Above the return instruction is a call to printf. Again, note the type signatures everywhere. The printf function’s return and argument types are given explicitly, and the types of the arguments are also listed. nounwind on the end indicates that this function is guaranteed not to throw an exception, which can be used in optimization later.
I’ve waited until now to describe the first instruction in this basic block because it’s the one that most commonly causes confusion. Most programming languages (certainly, all Algol-family languages) contain some data structures that are accessed via offsets from their starts. A lot of CPUs include complex addressing modes for dealing with them. The getelementptr instruction (often referred to as GEP) provides something that can easily map to both.
The first argument is a complex type, in this case our global string variable. Note that, although the string is declared as an array type, when you reference it you actually get a pointer to that array. Our printf statement wants a pointer to an i8, but we have a pointer to an array of i8s. The remaining arguments to our GEP instruction are element offsets. The first dereferences the pointer, to give an array. The second then gets a pointer to the 0th element in the array. This instruction can get pointers to any element in an arbitrarily-complex data structure.
I’ve said that it dereferences the pointer, but actually that’s not quite true. The GEP instruction just calculates offsets. When given all zero arguments, as in this example, all it’s really doing is casting a pointer to another type, which will emit no code in the final code-generation phase. This instruction could be replaced by a cast instruction that would simply change the pointer types. Both are semantically valid in this instance, but the GEP instruction is safer because it will validate the types.

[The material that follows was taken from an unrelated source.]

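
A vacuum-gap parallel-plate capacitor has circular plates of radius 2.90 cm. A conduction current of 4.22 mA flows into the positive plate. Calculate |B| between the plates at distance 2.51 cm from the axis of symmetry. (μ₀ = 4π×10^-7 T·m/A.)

By continuity the displacement current in the gap matches the conduction current: I_d = 4.22×10^-3 A.
An Ampèrian loop of radius r encloses a fraction (r/R)² of I_d. Then B·2πr = μ₀ I_d (r/R)², giving B = μ₀ I_d r/(2πR²) = 2.52×10^-8 T.

2.52×10^-8 T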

While this representation of the IR is the one you’re likely to see most often, it’s not the most commonly used format. When generating IR, it’s common to use a set of C++ classes that represent it and provide convenience methods for constructing it. Intermediate values then are referenced simply as pointers to llvm::Value objects, rather than by name. Most of the time, the IR is used; but when being generated, transformed, or emitted, the C++ representation is used.
The final representation is the bitcode, a very dense binary format used to transfer LLVM IR between components in different address spaces. When using LLVM tools connected by pipes, the bitcode is sent between them. It can also be serialized to disk and loaded later.